En las Constituciones reservará una sección (6, 1-5) para el tema, que titula: ‘del tomar las novicias’, y comienza: ‘Mírese mucho…’, y sigue una larga enumeración de las cualidades que han de caracterizar a la candidata. La primera, para el ingreso en un Carmelo, que ‘sean personas de oración’. Con especial atención a las cualidades psicosomáticas y morales. Ya en Camino cap. 14 había notado que la cortedad de inteligencia bien entendida podía ser un obstáculo para llegar a asumir en su dimensión real los postulados del ideal religioso o contemplativo.

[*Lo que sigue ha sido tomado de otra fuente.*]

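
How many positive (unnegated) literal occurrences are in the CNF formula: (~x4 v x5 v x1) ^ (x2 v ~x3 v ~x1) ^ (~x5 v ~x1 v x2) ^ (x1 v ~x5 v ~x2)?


Scan each clause for unnegated literals.
Clause 1: 2 positive; Clause 2: 1 positive; Clause 3: 1 positive; Clause 4: 1 positive.
Total positive literal occurrences = 5.

5


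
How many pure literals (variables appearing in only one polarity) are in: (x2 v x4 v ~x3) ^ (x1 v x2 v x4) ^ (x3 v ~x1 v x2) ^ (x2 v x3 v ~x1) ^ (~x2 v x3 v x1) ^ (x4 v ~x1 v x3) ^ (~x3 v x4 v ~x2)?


A pure literal appears in only one polarity across all clauses.
Pure literals: x4 (positive only).
Count = 1.

1


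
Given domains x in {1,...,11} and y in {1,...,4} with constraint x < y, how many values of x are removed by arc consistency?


For the constraint x < y, x needs a supporting value in y's domain.
x can be at most 3 (one less than y's maximum).
Valid x values from domain: 3 out of 11.
Pruned = 11 - 3 = 8.

8


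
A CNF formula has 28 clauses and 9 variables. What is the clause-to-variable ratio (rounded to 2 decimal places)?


Clause-to-variable ratio = clauses / variables.
28 / 9 = 3.11.

3.11


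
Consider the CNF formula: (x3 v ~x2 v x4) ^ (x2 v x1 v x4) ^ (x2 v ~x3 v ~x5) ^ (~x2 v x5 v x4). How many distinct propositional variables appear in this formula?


Identify each distinct variable in the formula.
Variables found: x1, x2, x3, x4, x5.
Total distinct variables = 5.

5


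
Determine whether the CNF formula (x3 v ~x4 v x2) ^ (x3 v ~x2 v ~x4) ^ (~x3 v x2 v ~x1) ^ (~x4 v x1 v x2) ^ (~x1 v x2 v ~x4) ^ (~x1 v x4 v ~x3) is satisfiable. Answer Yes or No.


Check all 16 possible truth assignments.
Number of satisfying assignments found: 8.
The formula is satisfiable.

Yes


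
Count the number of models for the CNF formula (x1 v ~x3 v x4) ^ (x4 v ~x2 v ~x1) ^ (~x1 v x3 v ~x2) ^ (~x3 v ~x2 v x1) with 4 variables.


Enumerate all 16 truth assignments over 4 variables.
Test each against every clause.
Satisfying assignments found: 10.

10


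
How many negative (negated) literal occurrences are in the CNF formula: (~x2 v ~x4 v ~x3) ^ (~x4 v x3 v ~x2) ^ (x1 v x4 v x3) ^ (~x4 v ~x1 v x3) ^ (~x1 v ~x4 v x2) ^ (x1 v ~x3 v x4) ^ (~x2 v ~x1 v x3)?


Scan each clause for negated literals.
Clause 1: 3 negative; Clause 2: 2 negative; Clause 3: 0 negative; Clause 4: 2 negative; Clause 5: 2 negative; Clause 6: 1 negative; Clause 7: 2 negative.
Total negative literal occurrences = 12.

12


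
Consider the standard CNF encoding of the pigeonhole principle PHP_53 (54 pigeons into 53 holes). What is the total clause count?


The PHP encoding has two parts:
1) At-least-one-hole clauses: 54 (one per pigeon, each with 53 literals).
2) At-most-one-pigeon-per-hole clauses: 53 holes * C(54,2) = 53 * 1431 = 75843.
Total clauses = 54 + 75843 = 75897.

75897


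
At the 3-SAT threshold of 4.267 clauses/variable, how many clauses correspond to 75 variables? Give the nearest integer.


The 3-SAT phase transition occurs at approximately 4.267 clauses per variable.
m = 4.267 * 75 = 320.025.
Rounded to nearest integer: 320.

320


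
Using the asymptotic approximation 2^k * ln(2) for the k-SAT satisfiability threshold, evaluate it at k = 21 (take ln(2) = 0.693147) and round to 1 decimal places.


Using the asymptotic formula: threshold ~ 2^k * ln(2).
2^21 = 2097152.
2097152 * 0.693147 = 1453634.6.

1453634.6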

Pero será en las Fundaciones donde reserve todo un capítulo para exigir un especial discernimiento del equilibrio psíquico de la persona. Es el cap. 7º, dedicado al tema de las ‘melancólicas’, vocablo que en su léxico cubre diversas anomalías de la psique. Ese tipo de anomalías se desarrolla, según ella, con el andar de los años y perturba la vida normal de la comunidad religiosa hasta hacerla prácticamente imposible: ‘es tan sutil [ese morbo], que se hace mortecino… hasta que no se puede remediar’ (F 7,1). Todo el capítulo es un anticipo del reciente recurso al discernimiento psicológico de las vocaciones.
Volverá sobre el tema del discernimiento vocacional hacia el final de su vida, cuando escriba en 1576 el Modo de visitar. También aquí, la aceptación de una candidata a la vida religiosa es ‘cosa importantísima’ y no debe hacerse sin ‘gran relación’ previa (n. 25). Todo el año de noviciado es percibido como periodo de discernimiento. ‘Para profesarlas [para dar la profesión a cada aspirante] es menester grandísima diligencia’, implicando en la tarea incluso al superior mayor, porque ‘importa tanto no quedar en casa cosa [persona] que las dé trabajo e inquietud toda la vida, que cualquiera diligencia será bien empleada’ (n. 26). Claro índice todo ello de la importancia que tiene, en su opinión, el discernimiento de cada vocación.